Let $f : D \to \C$ be a holomorphic function.

If:

$\cmod {\map f \omega} = \cmod \omega$ for some $\omega \in D \setminus \set 0$

or:

$\cmod {\map {f'} 0} = 1$

then $\map f z = a z$ for all $z \in D$ for some $a \in \C$ with $\cmod a = 1$.


Proof

Let $g : D \to \C$ be a complex function with:

$\map g z = \begin{cases}\frac {\map f z} z & z \ne 0 \\ \map {f'} 0 & z = 0\end{cases}$

By Schwarz's Lemma: Lemma, $g$ is holomorphic on $D$.

Let $r$ be a real number with $0 < r < 1$.

Let $C_r$ be the closed disk of radius $r$ centred at $0$.

Since $C_r$ is compact, by Continuous Function on Compact Space is Bounded, $g$ attains its maximum on $C_r$.

Let $\alpha \in C_r$ be a point where this maximum is attained.

If $g$ is constant, then we can pick $\alpha$ to be any point on $C_r$.

If $g$ is non-constant, then by the maximum modulus principle, $\alpha$ necessarily lies on the boundary of $C_r$.

That is, $\cmod \alpha = r$ if $g$ is non-constant.

If $g$ is constant, pick $\alpha$ such that $\cmod \alpha = r$ to avoid splitting into cases.

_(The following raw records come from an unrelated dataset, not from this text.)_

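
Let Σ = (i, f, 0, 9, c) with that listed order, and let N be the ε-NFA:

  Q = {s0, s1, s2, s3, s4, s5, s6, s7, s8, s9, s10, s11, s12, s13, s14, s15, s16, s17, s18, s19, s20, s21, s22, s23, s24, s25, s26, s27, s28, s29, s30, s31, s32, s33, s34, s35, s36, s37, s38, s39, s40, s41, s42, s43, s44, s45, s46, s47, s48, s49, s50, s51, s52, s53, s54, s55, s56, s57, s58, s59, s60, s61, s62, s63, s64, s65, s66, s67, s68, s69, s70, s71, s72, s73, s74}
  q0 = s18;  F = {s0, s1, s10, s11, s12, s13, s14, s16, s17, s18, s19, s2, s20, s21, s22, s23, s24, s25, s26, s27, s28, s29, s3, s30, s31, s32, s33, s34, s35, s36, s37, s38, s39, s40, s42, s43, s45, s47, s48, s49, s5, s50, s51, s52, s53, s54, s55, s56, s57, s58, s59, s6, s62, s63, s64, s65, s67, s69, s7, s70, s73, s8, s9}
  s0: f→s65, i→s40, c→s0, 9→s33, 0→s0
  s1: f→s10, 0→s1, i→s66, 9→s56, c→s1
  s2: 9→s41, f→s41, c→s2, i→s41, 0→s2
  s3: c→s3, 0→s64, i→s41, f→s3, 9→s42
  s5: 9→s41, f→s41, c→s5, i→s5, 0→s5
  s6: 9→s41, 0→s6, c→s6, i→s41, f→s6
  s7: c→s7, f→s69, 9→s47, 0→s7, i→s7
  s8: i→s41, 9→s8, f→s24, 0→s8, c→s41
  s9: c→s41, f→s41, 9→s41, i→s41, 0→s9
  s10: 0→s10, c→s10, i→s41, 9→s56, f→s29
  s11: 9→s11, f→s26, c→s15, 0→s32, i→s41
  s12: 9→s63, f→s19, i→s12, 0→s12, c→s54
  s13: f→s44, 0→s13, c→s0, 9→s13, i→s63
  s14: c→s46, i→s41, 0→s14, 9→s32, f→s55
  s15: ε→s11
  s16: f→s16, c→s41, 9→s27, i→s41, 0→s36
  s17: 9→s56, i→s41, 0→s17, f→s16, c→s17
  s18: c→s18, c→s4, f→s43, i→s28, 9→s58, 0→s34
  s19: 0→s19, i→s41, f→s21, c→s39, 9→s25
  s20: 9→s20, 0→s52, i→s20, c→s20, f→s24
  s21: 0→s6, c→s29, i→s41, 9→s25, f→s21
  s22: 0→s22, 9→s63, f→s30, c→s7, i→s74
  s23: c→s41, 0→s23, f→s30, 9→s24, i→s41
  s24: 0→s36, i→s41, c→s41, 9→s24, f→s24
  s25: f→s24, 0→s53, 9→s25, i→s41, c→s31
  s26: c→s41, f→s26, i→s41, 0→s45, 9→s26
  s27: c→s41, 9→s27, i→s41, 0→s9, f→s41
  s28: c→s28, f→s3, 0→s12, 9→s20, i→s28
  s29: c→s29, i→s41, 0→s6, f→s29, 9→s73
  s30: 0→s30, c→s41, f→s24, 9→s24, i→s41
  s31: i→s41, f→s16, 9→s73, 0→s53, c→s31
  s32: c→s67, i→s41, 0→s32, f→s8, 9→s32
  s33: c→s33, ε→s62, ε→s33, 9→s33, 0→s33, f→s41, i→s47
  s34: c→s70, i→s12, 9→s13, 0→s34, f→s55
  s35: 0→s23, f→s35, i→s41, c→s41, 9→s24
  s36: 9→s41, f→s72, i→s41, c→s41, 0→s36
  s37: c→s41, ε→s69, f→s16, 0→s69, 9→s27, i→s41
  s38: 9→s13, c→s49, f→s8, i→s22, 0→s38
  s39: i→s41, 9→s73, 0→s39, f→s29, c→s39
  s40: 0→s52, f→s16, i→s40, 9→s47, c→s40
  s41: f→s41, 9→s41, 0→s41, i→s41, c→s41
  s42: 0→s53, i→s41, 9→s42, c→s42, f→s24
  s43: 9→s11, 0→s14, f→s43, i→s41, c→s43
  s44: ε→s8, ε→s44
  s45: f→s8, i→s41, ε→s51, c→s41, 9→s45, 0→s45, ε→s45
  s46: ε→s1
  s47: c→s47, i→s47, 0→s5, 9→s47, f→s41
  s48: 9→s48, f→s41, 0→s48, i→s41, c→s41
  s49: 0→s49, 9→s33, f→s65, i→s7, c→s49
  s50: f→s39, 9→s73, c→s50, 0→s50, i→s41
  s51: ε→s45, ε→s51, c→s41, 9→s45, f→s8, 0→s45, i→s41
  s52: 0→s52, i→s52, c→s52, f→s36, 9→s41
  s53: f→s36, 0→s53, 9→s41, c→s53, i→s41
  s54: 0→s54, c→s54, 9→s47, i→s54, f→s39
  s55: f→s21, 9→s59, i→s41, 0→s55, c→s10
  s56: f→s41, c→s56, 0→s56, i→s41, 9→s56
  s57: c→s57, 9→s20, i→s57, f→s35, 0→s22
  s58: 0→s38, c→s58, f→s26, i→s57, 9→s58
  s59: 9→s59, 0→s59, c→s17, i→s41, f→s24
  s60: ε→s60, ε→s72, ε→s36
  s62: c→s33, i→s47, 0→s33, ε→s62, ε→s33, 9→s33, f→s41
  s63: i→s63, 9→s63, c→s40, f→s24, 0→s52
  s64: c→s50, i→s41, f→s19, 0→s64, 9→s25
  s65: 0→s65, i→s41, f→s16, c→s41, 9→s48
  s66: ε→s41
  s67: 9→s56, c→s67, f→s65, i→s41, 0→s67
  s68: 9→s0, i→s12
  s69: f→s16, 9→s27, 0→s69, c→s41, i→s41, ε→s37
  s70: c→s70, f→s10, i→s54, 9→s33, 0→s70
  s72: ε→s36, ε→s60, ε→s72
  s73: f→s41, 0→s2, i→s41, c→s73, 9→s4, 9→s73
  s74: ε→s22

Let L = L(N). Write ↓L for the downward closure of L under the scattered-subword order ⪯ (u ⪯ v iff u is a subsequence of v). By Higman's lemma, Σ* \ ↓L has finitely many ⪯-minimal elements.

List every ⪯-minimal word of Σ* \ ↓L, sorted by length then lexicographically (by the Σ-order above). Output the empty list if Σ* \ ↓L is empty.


Antichain: [fi, 9fc, i909, 0c9f, 0ff09, 09i09].

|Q|=75, |F|=63, |δ|=346 (22 ε).
min D↑ (61 st, q0=0, F={8}): 0:i→1,f→2,0→3,9→4,c→0 1:i→1,f→5,0→6,9→7,c→1 2:i→8,f→2,0→9,9→10,c→2 3:i→6,f→11,0→3,9→12,c→13 4:i→14,f→15,0→16,9→4,c→4 5:i→8,f→5,0→17,9→18,c→5 6:i→6,f→19,0→6,9→20,c→21 7:i→7,f→22,0→23,9→7,c→7 8:i→8,f→8,0→8,9→8,c→8 9:i→8,f→11,0→9,9→24,c→25 10:i→8,f→15,0→24,9→10,c→10 11:i→8,f→26,0→11,9→27,c→28 12:i→20,f→29,0→12,9→12,c→30 13:i→21,f→28,0→13,9→31,c→13 14:i→14,f→32,0→33,9→7,c→14 15:i→8,f→15,0→34,9→15,c→8 16:i→33,f→29,0→16,9→12,c→35 17:i→8,f→19,0→17,9→36,c→37 18:i→8,f→22,0→38,9→18,c→18 19:i→8,f→26,0→19,9→36,c→39 20:i→20,f→22,0→23,9→20,c→40 21:i→21,f→39,0→21,9→41,c→21 22:i→8,f→22,0→42,9→22,c→8 23:i→23,f→42,0→23,9→8,c→23 24:i→8,f→29,0→24,9→24,c→43 25:i→8,f→28,0→25,9→44,c→25 26:i→8,f→26,0→45,9→36,c→46 27:i→8,f→22,0→27,9→27,c→47 28:i→8,f→46,0→28,9→44,c→28 29:i→8,f→22,0→29,9→29,c→8 30:i→40,f→48,0→30,9→31,c→30 31:i→41,f→8,0→31,9→31,c→31 32:i→8,f→32,0→49,9→22,c→8 33:i→33,f→50,0→33,9→20,c→51 34:i→8,f→29,0→34,9→34,c→8 35:i→51,f→48,0→35,9→31,c→35 36:i→8,f→22,0→38,9→36,c→52 37:i→8,f→39,0→37,9→53,c→37 38:i→8,f→42,0→38,9→8,c→38 39:i→8,f→46,0→39,9→53,c→39 40:i→40,f→54,0→23,9→41,c→40 41:i→41,f→8,0→55,9→41,c→41 42:i→8,f→42,0→42,9→8,c→8 43:i→8,f→48,0→43,9→44,c→43 44:i→8,f→8,0→44,9→44,c→44 45:i→8,f→45,0→45,9→8,c→45 46:i→8,f→46,0→45,9→53,c→46 47:i→8,f→54,0→47,9→44,c→47 48:i→8,f→54,0→48,9→56,c→8 49:i→8,f→50,0→49,9→22,c→8 50:i→8,f→22,0→50,9→22,c→8 51:i→51,f→57,0→51,9→41,c→51 52:i→8,f→54,0→38,9→53,c→52 53:i→8,f→8,0→58,9→53,c→53 54:i→8,f→54,0→42,9→59,c→8 55:i→55,f→8,0→55,9→8,c→55 56:i→8,f→8,0→56,9→56,c→8 57:i→8,f→54,0→57,9→59,c→8 58:i→8,f→8,0→58,9→8,c→58 59:i→8,f→8,0→60,9→59,c→8 60:i→8,f→8,0→60,9→8,c→8.
'fi': |S_i|=[72, 49, 2] end={s41,s66} — reject; 2/2 deletions ∈↓L.
'9fc': |S_i|=[72, 51, 20, 1] end={s41} — reject; 3/3 del acc.
'i909': N↓-sim [72, 42, 21, 9, 1] end={s41} rej; 4/4 del acc.
'0c9f': N↓-sim [72, 60, 38, 12, 1] end={s41} — reject; 4/4 single-dels accept.
'0ff09': N↓-sim [72, 60, 31, 17, 8, 1] end={s41} rej; 5/5 del acc.
'09i09': run [72, 60, 34, 13, 7, 1] end={s41} ∉↓L; 5/5 del acc.
6 words, ⪯-incomp.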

With that, for all $z \in C_r$ we have:

$\cmod {\map g z} \le \cmod {\map g \alpha}$

Since $0$ lies in the interior of $C_r$, we must have $\alpha \ne 0$, so:

\(\displaystyle \cmod {\map g \alpha}\) \(=\) \(\displaystyle \cmod {\frac {\map f \alpha} \alpha}\)
\(\displaystyle \) \(=\) \(\displaystyle \frac {\cmod {\map f \alpha} } {\cmod \alpha}\)
\(\displaystyle \) \(\le\) \(\displaystyle \frac 1 r\) since $\cmod {\map f z} \le 1$ on $D$, and $\cmod \alpha = r$

So, for all $z \in C_r$ we have:

$\cmod {\map g z} \le \dfrac 1 r$

Suppose, aiming for a contradiction, that there exists $\omega \in D$ with:

$\cmod \omega < 1$
$\cmod {\map g \omega} = 1 + \varepsilon > 1$

Note that we then have:

$0 < \dfrac 1 {1 + \varepsilon} < 1$

Note that on $C_R$ with $R > \map \max {\dfrac 1 {1 + \varepsilon}, \cmod \omega}$, we should have:

$\cmod {\map g z} \le \dfrac 1 R < 1 + \varepsilon$

However, we have $\omega \in C_R$ and:

$\cmod {\map g \omega} = 1 + \varepsilon$

a contradiction.

So, it must be the case that:

$\cmod {\map g z} \le 1$

for all $z \in D$.

We have:

$\cmod {\map {f'} 0} = \cmod {\map g 0} \le 1$

Note that:

$\cmod {\map f 0} = 0$

so certainly:

$\cmod {\map f z} \le \cmod z$

for $z = 0$.

Take $z \in D \setminus \set 0$, from:

$\cmod {\map g z} \le 1$

we have:

$\cmod {\dfrac {\map f z} z} \le 1$

that is:

$\cmod {\map f z} \le \cmod z$

hence the result.

$\blacksquare$


Source of Name

This entry was named for Karl Hermann Amandus Schwarz.